A função de ministérios
Crédito: Ricardo Moraes/Reuters

A Esplanada dos Ministérios em Brasília agrupa, salvo engano, 17 prédios, destinados a igual número de ministérios, os que existiam na época em que a cidade foi concebida. Em apenas setenta anos, pouco tempo na perspectiva histórica, hoje a Esplanada tem espaço para pouco mais de um terço dos ministérios existentes. E, salvo talvez umas poucas exceções, não foram necessidades objetivas, de serviço, que fizeram o número inicial ser multiplicado por três, até mais em alguns momentos.

Aconteceu que, com a redemocratização e as necessidades de acomodação e de recomposição política que então surgiram, os ministérios se transformaram em símbolo de poder, quase sempre negociados em troca de apoio político mais explícito,  e assim foram proliferando, entra governo sai governo. Nessa toada ganhou força também a ilusão de que a criação de um determinado ministério seria o mesmo que garantia de apoio ao setor atendido, numa reação de causa e efeito que, pelo menos nessas bandas, absolutamente não existe. Alguém se lembra do finado Ministério da Pesca, de cujas realizações não se têm notícias, da mesma forma que não se pode afirmar que um único peixe tenha sido pescado por sua conta?

O presidente Bolsonaro, quando em campanha, prometeu acabar com essa farra, chegando a anunciar que, se eleito, voltaria aos 12 ministérios da época da fundação de Brasília. Eleito, não deve ter demorado muito a perceber que prometera o impossível e teve que se contentar com um corte bem mais modesto, de cujos efeitos práticos não se tem notícias. Agora, passado pouco mais de um ano de sua posse, volta ao assunto, só que na direção contrária.
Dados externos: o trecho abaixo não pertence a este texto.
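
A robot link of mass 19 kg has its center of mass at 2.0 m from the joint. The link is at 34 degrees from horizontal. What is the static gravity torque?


tau = m*g*L*cos(angle)
= 19 * 9.81 * 2.0 * cos(34 deg)
= 19 * 9.81 * 2.0 * 0.829
= 309.0486 Nm


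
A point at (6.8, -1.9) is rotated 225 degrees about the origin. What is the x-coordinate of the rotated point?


x' = x*cos(theta) - y*sin(theta)
cos(225 deg) = -0.7071, sin(225 deg) = -0.7071
x' = 6.8 * -0.7071 - -1.9 * -0.7071
= -4.8083 - 1.3435
= -6.1518


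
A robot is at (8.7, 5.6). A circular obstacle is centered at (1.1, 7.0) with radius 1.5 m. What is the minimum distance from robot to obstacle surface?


center_dist = sqrt((8.7-1.1)^2 + (5.6-7.0)^2)
= sqrt(57.76 + 1.96)
= 7.7279
min_dist = center_dist - radius = 7.7279 - 1.5 = 6.2279 m


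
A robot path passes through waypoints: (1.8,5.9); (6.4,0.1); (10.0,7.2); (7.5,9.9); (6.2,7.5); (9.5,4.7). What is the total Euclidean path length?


Segment lengths:
  seg1 = sqrt((4.6)^2 + (-5.8)^2) = 7.4027
  seg2 = sqrt((3.6)^2 + (7.1)^2) = 7.9605
  seg3 = sqrt((-2.5)^2 + (2.7)^2) = 3.6797
  seg4 = sqrt((-1.3)^2 + (-2.4)^2) = 2.7295
  seg5 = sqrt((3.3)^2 + (-2.8)^2) = 4.3278
Total = 26.1002


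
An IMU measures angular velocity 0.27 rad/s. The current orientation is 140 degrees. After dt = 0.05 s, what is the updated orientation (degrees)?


delta_theta = w * dt = 0.27 * 0.05 = 0.0135 rad
= 0.7735 deg
theta_new = 140 + 0.7735 = 140.7735 deg


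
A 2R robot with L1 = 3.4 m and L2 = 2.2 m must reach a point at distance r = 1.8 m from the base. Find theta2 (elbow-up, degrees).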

Falou em recriar o Ministério da Cultura, ideia que parece abandonada, surgindo em seu lugar a possibilidade de criação de um Ministério da Segurança Pública.

Não discutiremos aqui e agora quanto custaria essa empreitada. Preferimos enxergar – e apontar – a questão sob um outro ângulo. Trata-se da ilusão que foi criada no País de que diante de qualquer problema, inclusive a suposta falta de prestígio ou atenção de determinado setor, tudo se resolve com a criação de um ministério. Uma tola ilusão, da qual não faltariam exemplos como a do já mencionado Ministério da Pesca. O que importa mesmo é a intencionalidade, seguida de projetos e políticas específicas, além da disponibilidade de recursos. Títulos pomposos servem, no máximo, à vaidade e a adesão política, esta quase sempre ilusória, forçoso reconhecer.

Se o governo, qualquer governo, entende como importante dar atenção a determinado setor, o que vale mesmo é a crença e a intencionalidade. O resto é adulação ou quase suborno explicito, tendo como resultado uma conta a pagar que já estourou.